Will is 21 months old and he is a tornado of activity. He never stops. And usually that’s fine and I love playing with him. But sometimes I need him to stop acting like the Tasmanian Devil just so I can get him dressed or put a coat on him without him throwing himself on the ground and acting like a mental patient.
That’s where my good friends Handy Manny, Thomas the Train and Mickey Mouse save my ass on a daily basis.
He watches two episodes of Mickey Mouse every morning and he loves it. Begs for it actually. He says “Mo Mouse!” over and over again and shouts “Goofy!!” everytime Goofy pops on screen. And just like his father, he’s so tuned in to the show that he really can’t be bothered with anything else going on around him. In fact, one time I caught him watching Mickey on the couch, with a sippy cup in one hand and his other hand shoved down into his diaper. I was so proud!
But the reason I don’t mind him watching TV is because the show has educational value. They’re always teaching things like counting, shapes and colors. It’s not just mindless drivel. Plus it gives me a small window to do what I have to get done.
Yet there is so much controversy over this issue and it’s really divisive among parents.
The “No TV Parents” are unyielding in their criticism of parents who allow their toddlers to watch TV. From high atop their soap boxes, they repeatedly make snide comments about how they don’t need (or in some cases, choose not to even have) TV in their homes. Or if they do, it’s only one certain program for 30 minutes a day.

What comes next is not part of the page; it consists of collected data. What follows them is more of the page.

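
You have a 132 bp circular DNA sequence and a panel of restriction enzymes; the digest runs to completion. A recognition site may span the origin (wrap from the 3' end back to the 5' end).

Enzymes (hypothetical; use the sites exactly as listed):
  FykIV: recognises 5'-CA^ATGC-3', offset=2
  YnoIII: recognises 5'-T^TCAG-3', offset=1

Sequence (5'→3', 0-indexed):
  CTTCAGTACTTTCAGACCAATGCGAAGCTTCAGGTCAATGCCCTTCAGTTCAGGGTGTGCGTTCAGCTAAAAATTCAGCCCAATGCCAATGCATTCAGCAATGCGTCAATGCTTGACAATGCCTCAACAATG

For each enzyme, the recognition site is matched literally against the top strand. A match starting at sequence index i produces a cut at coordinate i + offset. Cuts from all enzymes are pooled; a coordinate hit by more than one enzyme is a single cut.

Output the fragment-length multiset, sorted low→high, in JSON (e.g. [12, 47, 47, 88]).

Per-enzyme occurrences:
  FykIV (CAATGC, off=2): starts [17, 35, 80, 86, 98, 106, 116, 127] → cuts [19, 37, 82, 88, 100, 108, 118, 129]
  YnoIII (TTCAG, off=1): starts [1, 10, 28, 43, 48, 61, 73, 93] → cuts [2, 11, 29, 44, 49, 62, 74, 94]

Pooled cuts: [2, 11, 19, 29, 37, 44, 49, 62, 74, 82, 88, 94, 100, 108, 118, 129]

Fragments:
  2→11: 9 bp
  11→19: 8 bp
  19→29: 10 bp
  29→37: 8 bp
  37→44: 7 bp
  44→49: 5 bp
  49→62: 13 bp
  62→74: 12 bp
  74→82: 8 bp
  82→88: 6 bp
  88→94: 6 bp
  94→100: 6 bp
  100→108: 8 bp
  108→118: 10 bp
  118→129: 11 bp
  129→2 (wrap): 132-129+2 = 5 bp

[5,5,6,6,6,7,8,8,8,8,9,10,10,11,12,13]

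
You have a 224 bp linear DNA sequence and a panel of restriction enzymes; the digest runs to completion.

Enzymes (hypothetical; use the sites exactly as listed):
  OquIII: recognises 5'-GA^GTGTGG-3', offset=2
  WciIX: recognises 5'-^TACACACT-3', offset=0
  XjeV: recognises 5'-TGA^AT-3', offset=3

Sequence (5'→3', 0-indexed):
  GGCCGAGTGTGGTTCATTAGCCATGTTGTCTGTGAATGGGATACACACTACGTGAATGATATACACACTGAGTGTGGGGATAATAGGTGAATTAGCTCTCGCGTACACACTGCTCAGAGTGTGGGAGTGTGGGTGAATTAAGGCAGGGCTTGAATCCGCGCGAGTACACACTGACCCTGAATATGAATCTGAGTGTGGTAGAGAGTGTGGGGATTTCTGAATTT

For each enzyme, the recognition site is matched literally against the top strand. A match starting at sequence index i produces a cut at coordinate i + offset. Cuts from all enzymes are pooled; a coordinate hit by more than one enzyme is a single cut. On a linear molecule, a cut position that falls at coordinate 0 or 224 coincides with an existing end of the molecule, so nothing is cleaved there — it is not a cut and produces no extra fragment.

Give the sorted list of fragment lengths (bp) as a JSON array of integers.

[4,6,6,6,6,6,8,10,10,11,12,13,14,15,16,16,17,19,29]

Scan for sites:
  OquIII GAGTGTGG/2: at [4, 69, 116, 124, 190, 202] ⇒ [6, 71, 118, 126, 192, 204]
  WciIX TACACACT/0: at [41, 61, 103, 164] ⇒ [41, 61, 103, 164]
  XjeV TGAAT/3: at [32, 52, 87, 133, 150, 177, 183, 217] ⇒ [35, 55, 90, 136, 153, 180, 186, 220]

Pooled cuts: [6, 35, 41, 55, 61, 71, 90, 103, 118, 126, 136, 153, 164, 180, 186, 192, 204, 220]

Fragment lengths:
  [0,6): 6 bp
  [6,35): 29 bp
  [35,41): 6 bp
  [41,55): 14 bp
  [55,61): 6 bp
  [61,71): 10 bp
  [71,90): 19 bp
  [90,103): 13 bp
  [103,118): 15 bp
  [118,126): 8 bp
  [126,136): 10 bp
  [136,153): 17 bp
  [153,164): 11 bp
  [164,180): 16 bp
  [180,186): 6 bp
  [186,192): 6 bp
  [192,204): 12 bp
  [204,220): 16 bp
  [220,224): 4 bp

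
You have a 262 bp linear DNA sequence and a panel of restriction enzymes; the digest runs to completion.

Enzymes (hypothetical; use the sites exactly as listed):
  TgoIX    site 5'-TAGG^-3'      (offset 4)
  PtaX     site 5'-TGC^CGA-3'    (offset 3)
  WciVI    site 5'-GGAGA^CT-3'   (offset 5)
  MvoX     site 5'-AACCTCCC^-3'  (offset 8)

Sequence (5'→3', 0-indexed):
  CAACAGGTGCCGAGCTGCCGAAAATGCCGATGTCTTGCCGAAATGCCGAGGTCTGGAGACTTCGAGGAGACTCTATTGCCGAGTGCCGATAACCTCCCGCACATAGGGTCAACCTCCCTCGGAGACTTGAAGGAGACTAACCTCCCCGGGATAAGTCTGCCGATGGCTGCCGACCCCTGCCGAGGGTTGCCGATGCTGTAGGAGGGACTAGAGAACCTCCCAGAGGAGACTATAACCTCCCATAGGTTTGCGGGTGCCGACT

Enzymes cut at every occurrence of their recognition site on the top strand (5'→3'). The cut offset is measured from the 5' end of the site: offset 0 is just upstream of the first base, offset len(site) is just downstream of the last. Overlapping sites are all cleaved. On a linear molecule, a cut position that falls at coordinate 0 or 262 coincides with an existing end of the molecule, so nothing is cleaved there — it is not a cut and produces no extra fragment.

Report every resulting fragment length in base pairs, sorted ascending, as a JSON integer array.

[5,5,7,7,8,8,8,9,9,9,10,10,10,10,10,11,11,11,11,11,12,12,12,13,14,19]

Site scan:
  TgoIX TAGG/4: at [103, 198, 242] ⇒ [107, 202, 246]
  PtaX TGCCGA/3: at [7, 15, 24, 35, 43, 76, 83, 157, 167, 177, 187, 254] ⇒ [10, 18, 27, 38, 46, 79, 86, 160, 170, 180, 190, 257]
  WciVI GGAGACT/5: at [54, 65, 120, 131, 224] ⇒ [59, 70, 125, 136, 229]
  MvoX AACCTCCC/8: at [90, 110, 138, 213, 233] ⇒ [98, 118, 146, 221, 241]

Pooled cuts: [10, 18, 27, 38, 46, 59, 70, 79, 86, 98, 107, 118, 125, 136, 146, 160, 170, 180, 190, 202, 221, 229, 241, 246, 257]

Fragments:
  [0,10): 10 bp
  [10,18): 8 bp
  [18,27): 9 bp
  [27,38): 11 bp
  [38,46): 8 bp
  [46,59): 13 bp
  [59,70): 11 bp
  [70,79): 9 bp
  [79,86): 7 bp
  [86,98): 12 bp
  [98,107): 9 bp
  [107,118): 11 bp
  [118,125): 7 bp
  [125,136): 11 bp
  [136,146): 10 bp
  [146,160): 14 bp
  [160,170): 10 bp
  [170,180): 10 bp
  [180,190): 10 bp
  [190,202): 12 bp
  [202,221): 19 bp
  [221,229): 8 bp
  [229,241): 12 bp
  [241,246): 5 bp
  [246,257): 11 bp
  [257,262): 5 bp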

As if exposure to TV is akin to radiation or something, and the second their precious kid watches that glowing box their IQ is going to drop 100 points and they’ll stop developing altogether.
Sorry, but I just don’t buy it.
Will probably watches 90 minutes or so of TV everyday. In the morning and just before bed when we’re calming him down. But the TV is on all day. That’s how I was raised and it’s the only way I can live. That TV has to be on, even if I’m not watching it. I need background noise.
I watched a TON of TV when I was a kid. I did my homework in front of the TV. In college I wrote term papers with the TV on. But I played three sports a year, was an honor roll student, played several instruments and had a ton of friends. I was not some socially isolated deadbeat simply because I watched a shitload of TV. In fact, if anything I think TV definitely helped improve my vocabulary skills and general knowledge. It certainly helped my Jeopardy skills that’s for sure.
As with all other things, it’s about moderation. Am I going to let Will watch TV shows that aren’t appropriate for his age? No. But am I going to limit his exposure to TV? Not really. As long as he remains a kid who likes to play outside, read books and converse with other kids then the TV can stay on.
And as for the AAP, well they’re the same organization that recommends keeping car seats rear-facing until the age of 2. And that is one of the worst ideas I can think of, because when we finally switched Will around to forward-facing he was SO much happier. People need to remember the AAP provides guidelines and recommendations, but parents need to weigh that against their own personal judgment and take it on a case by case basis with each child.
Now I gotta go. There’s a Paranormal State marathon on right now!